Until this day, trekkers continue to cherish the sunrise they saw the following day. Their bones ached from the freezing scenes they had seen on the first night. The men began to walk on the thick sheets of ice with little fall, sometimes even sliding through it on special occasions!
After their next campsite at Shingra Koma, they collected wood for a fire, ate a sumptuous dinner, and rested in their double-layered sleeping bags! A bouncer was slated to appear the next day; of course, trekkers didn't know that!
Getting up early did not challenge the group, even though the following day was quite cold. The next day was challenging because the route ahead was weakening; yes, news came that the trekkers should make alternate arrangements.
On the way towards Tibb Camp, the Chadar broke ahead, and the trekkers were unable to choose: either scale the slippery mountains along the Chadar, or cross the turbulent Zanskar River! Whatever the case, Mother Nature miraculously prevailed, and the trekkers set up their camps near the Tibb Campsite. Sugam tells us straight-faced with a tinge of happiness that this night was one of the most harrowing nights at Zanskar.
Nerak's Dawn Stepping
On a day when the temperature was –17 degrees at an elevation of 11,150 feet, the commoners would have expected good news, at least after an exhausting trek the previous day. Unfortunately, trek days are like Hollywood mysteries. Nothing goes as planned. As the Chadar refused to yield to the comforts of the trekkers, it kept gushing all the way from Tibb campsite to Nerak Falls. A trekker treats their days like a Hollywood movie and is willing to do anything to perform their mission. Tonight's mission was to make it to the campsite at Nerak Falls before sundown.
Boot-men had to pass rough mountain ridges and broken ice sheets all the way to the Nerak Falls. There was a sudden outburst of patriotism in them as the fall witnessed a group of trekkers singing the National Anthem loudly. There is no doubt that they had succeeded. The Nerak mission had been accomplished.
Once everything was ready, the group headed back to their hotels. It seemed relatively easy to travel backwards, the temperatures were not too cold, and it wasn't long before they officially fulfilled the Chadar Trek.
Thrillophilia asked him about the most memorable part of his trek during a casual chat after his hike. "The walk to Nerak Falls on Day 5 was the most beautiful," he stated confidently. It was like being in a documentary of National Geographic. I fell in love with its snow-capped mountains, frozen waterfall, and frozen river."
At Nerak, Sugam has indeed lost his soul!
Sugam's Guide To Chadar Trek
Every trekker's dream, the Chadar Trek is the Mecca of Indian treks. Here are some tips from Sugam to make your experience as convenient, comfortable, and enjoyable as possible:
- Bring extra socks and clothes. Whenever you get soaked, change them.

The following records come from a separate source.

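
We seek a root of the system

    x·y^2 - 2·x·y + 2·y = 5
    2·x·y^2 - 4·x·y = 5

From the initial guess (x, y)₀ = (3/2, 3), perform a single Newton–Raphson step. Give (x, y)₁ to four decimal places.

At (3/2, 3): F = (5.5000, 4.0000).
Jacobian J = [[y^2 - 2·y, 2·x·y - 2·x + 2], [2·y^2 - 4·y, 4·x·y - 4·x]].
At the point, J = [[3.0000, 8.0000], [6.0000, 12.0000]] (det J = -12.0000).
Solving J·Δ = −F gives Δ = (2.8333, -1.7500).
Then the next iterate is (x, y)₁ = (4.3333, 1.2500).

(4.3333, 1.2500)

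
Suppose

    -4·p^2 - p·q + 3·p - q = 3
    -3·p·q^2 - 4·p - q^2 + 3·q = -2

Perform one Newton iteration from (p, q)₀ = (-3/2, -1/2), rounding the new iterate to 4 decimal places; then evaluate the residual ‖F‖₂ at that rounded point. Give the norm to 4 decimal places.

At (-3/2, -1/2): F = (-16.7500, 7.3750).
Jacobian J = [[-8·p - q + 3, -p - 1], [-3·q^2 - 4, -6·p·q - 2·q + 3]].
At the point, J = [[15.5000, 0.5000], [-4.7500, -0.5000]] (det J = -5.3750).
Solving J·Δ = −F gives Δ = (0.8721, 6.4651).
Then the next iterate is (p, q)₁ = (-0.6279, 5.9651).
Re-evaluating at (-0.6279, 5.9651): F = (-8.680347, 53.851083), so ‖F‖₂ = 54.5462.

54.5462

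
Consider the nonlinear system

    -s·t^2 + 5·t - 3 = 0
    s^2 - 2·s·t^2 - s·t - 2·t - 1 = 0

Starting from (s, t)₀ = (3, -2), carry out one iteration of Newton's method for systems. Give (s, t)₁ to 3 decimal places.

(-1.908, -1.684)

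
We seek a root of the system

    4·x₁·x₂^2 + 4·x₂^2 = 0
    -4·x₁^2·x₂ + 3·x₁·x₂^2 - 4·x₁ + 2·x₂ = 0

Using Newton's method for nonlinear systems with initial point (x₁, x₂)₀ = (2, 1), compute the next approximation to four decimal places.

(1.1000, 0.6500)

At (2, 1): F = (12.0000, -16.0000).
Jacobian J = [[4·x₂^2, 8·x₁·x₂ + 8·x₂], [-8·x₁·x₂ + 3·x₂^2 - 4, -4·x₁^2 + 6·x₁·x₂ + 2]].
At the point, J = [[4.0000, 24.0000], [-17.0000, -2.0000]] (det J = 400.0000).
Solving J·Δ = −F gives Δ = (-0.9000, -0.3500).
Then the next iterate is (x₁, x₂)₁ = (1.1000, 0.6500).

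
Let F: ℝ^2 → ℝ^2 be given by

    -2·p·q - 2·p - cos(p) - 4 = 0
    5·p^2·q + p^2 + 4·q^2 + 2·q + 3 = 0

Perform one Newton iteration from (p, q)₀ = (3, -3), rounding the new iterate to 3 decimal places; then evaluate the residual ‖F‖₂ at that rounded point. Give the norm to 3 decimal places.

27.094

At (3, -3): F = (8.98999, -93.000).
Jacobian J = [[-2·q + sin(p) - 2, -2·p], [10·p·q + 2·p, 5·p^2 + 8·q + 2]].
At the point, J = [[4.14112, -6.000], [-84.000, 23.000]] (det J = -408.75424).
Solving J·Δ = −F gives Δ = (-0.859, 0.905).
Then the next iterate is (p, q)₁ = (2.141, -2.095).
Re-evaluating at (2.141, -2.095): F = (1.22859, -27.06617), so ‖F‖₂ = 27.094.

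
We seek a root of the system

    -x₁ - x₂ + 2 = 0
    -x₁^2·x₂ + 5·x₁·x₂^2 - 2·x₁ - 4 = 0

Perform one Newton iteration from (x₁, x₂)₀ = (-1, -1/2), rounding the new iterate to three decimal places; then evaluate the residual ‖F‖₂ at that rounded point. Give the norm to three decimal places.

At (-1, -1/2): F = (3.500, -2.750).
Jacobian J = [[-1, -1], [-2·x₁·x₂ + 5·x₂^2 - 2, -x₁^2 + 10·x₁·x₂]].
At the point, J = [[-1.000, -1.000], [-1.750, 4.000]] (det J = -5.750).
Solving J·Δ = −F gives Δ = (1.957, 1.543).
Then the next iterate is (x₁, x₂)₁ = (0.957, 1.043).
Re-evaluating at (0.957, 1.043): F = (0.000, -1.66387), so ‖F‖₂ = 1.664.

1.664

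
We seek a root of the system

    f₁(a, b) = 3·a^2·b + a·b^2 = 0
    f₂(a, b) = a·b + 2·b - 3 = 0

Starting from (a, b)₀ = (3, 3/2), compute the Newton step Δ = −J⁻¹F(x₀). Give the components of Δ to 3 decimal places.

At (3, 3/2): F = (47.250, 4.500).
Jacobian J = [[6·a·b + b^2, 3·a^2 + 2·a·b], [b, a + 2]].
At the point, J = [[29.250, 36.000], [1.500, 5.000]] (det J = 92.250).
Solving J·Δ = −F gives Δ = (-0.805, -0.659).

(-0.805, -0.659)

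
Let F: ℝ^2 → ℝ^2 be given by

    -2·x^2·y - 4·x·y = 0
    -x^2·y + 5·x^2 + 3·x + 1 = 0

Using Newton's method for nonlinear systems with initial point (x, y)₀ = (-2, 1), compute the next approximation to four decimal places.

(-2.0000, 3.7500)

At (-2, 1): F = (0.0000, 11.0000).
Jacobian J = [[-4·x·y - 4·y, -2·x^2 - 4·x], [-2·x·y + 10·x + 3, -x^2]].
At the point, J = [[4.0000, 0.0000], [-13.0000, -4.0000]] (det J = -16.0000).
Solving J·Δ = −F gives Δ = (0.0000, 2.7500).
Then the next iterate is (x, y)₁ = (-2.0000, 3.7500).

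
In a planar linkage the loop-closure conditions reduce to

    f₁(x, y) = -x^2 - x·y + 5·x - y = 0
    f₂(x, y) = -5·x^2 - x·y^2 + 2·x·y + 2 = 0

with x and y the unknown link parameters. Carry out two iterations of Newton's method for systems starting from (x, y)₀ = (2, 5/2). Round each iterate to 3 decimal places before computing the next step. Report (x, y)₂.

(0.777, 1.962)

At (2, 5/2): F = (-1.500, -20.500).
Jacobian J = [[-2·x - y + 5, -x - 1], [-10·x - y^2 + 2·y, -2·x·y + 2·x]].
At the point, J = [[-1.500, -3.000], [-21.250, -6.000]] (det J = -54.750).
Solving J·Δ = −F gives Δ = (-0.959, -0.021).
Then the next iterate is (x, y)₁ = (1.041, 2.479).
Round to (1.041, 2.479) and repeat: F = (-0.93832, -4.65453), J = [[0.439, -2.041], [-11.59744, -3.07928]].
Δ = (-0.264, -0.517), so (x, y)₂ = (0.777, 1.962).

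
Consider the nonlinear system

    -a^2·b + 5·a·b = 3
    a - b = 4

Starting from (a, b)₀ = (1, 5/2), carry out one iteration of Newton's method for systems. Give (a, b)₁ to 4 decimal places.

At (1, 5/2): F = (7.0000, -5.5000).
Jacobian J = [[-2·a·b + 5·b, -a^2 + 5·a], [1, -1]].
At the point, J = [[7.5000, 4.0000], [1.0000, -1.0000]] (det J = -11.5000).
Solving J·Δ = −F gives Δ = (1.3043, -4.1957).
Then the next iterate is (a, b)₁ = (2.3043, -1.6957).

(2.3043, -1.6957)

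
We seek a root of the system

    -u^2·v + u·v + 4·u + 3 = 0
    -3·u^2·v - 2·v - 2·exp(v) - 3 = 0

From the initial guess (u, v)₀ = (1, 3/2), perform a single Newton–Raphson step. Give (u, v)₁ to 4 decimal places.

(-1.8000, 1.9108)

At (1, 3/2): F = (7.0000, -19.463378).
Jacobian J = [[-2·u·v + v + 4, -u^2 + u], [-6·u·v, -3·u^2 - 2·exp(v) - 2]].
At the point, J = [[2.5000, 0.0000], [-9.0000, -13.963378]] (det J = -34.908445).
Solving J·Δ = −F gives Δ = (-2.8000, 0.4108).
Then the next iterate is (u, v)₁ = (-1.8000, 1.9108).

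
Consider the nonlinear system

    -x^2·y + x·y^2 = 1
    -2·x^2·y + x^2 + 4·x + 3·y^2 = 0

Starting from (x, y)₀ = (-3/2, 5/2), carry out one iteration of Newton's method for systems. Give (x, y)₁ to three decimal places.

(-1.062, 1.476)

At (-3/2, 5/2): F = (-16.000, 3.750).
Jacobian J = [[-2·x·y + y^2, -x^2 + 2·x·y], [-4·x·y + 2·x + 4, -2·x^2 + 6·y]].
At the point, J = [[13.750, -9.750], [16.000, 10.500]] (det J = 300.375).
Solving J·Δ = −F gives Δ = (0.438, -1.024).
Then the next iterate is (x, y)₁ = (-1.062, 1.476).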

- Train to avoid cramps by walking without and with weights before you go.
- Bring sunblock and some shades.
- While trekking, drink tons of water and eat lots of healthy food.
- Dress in layers for warmth.
- Buying caps, socks and gumboots in Leh is a good idea. You'll get the best quality and the lowest price.
- You can learn from people's experiences by reading blogs online.
- Keep your backpack light.
- Above all, do not be afraid. Rather than being a physical challenge, crossing Chadar is more of a mental test.
Sugam passionately made suggestions in order to make the trek better, and Thrillophilia was appreciative of his efforts and is making adjustments in order to make the trek a once-in-a-lifetime adventure.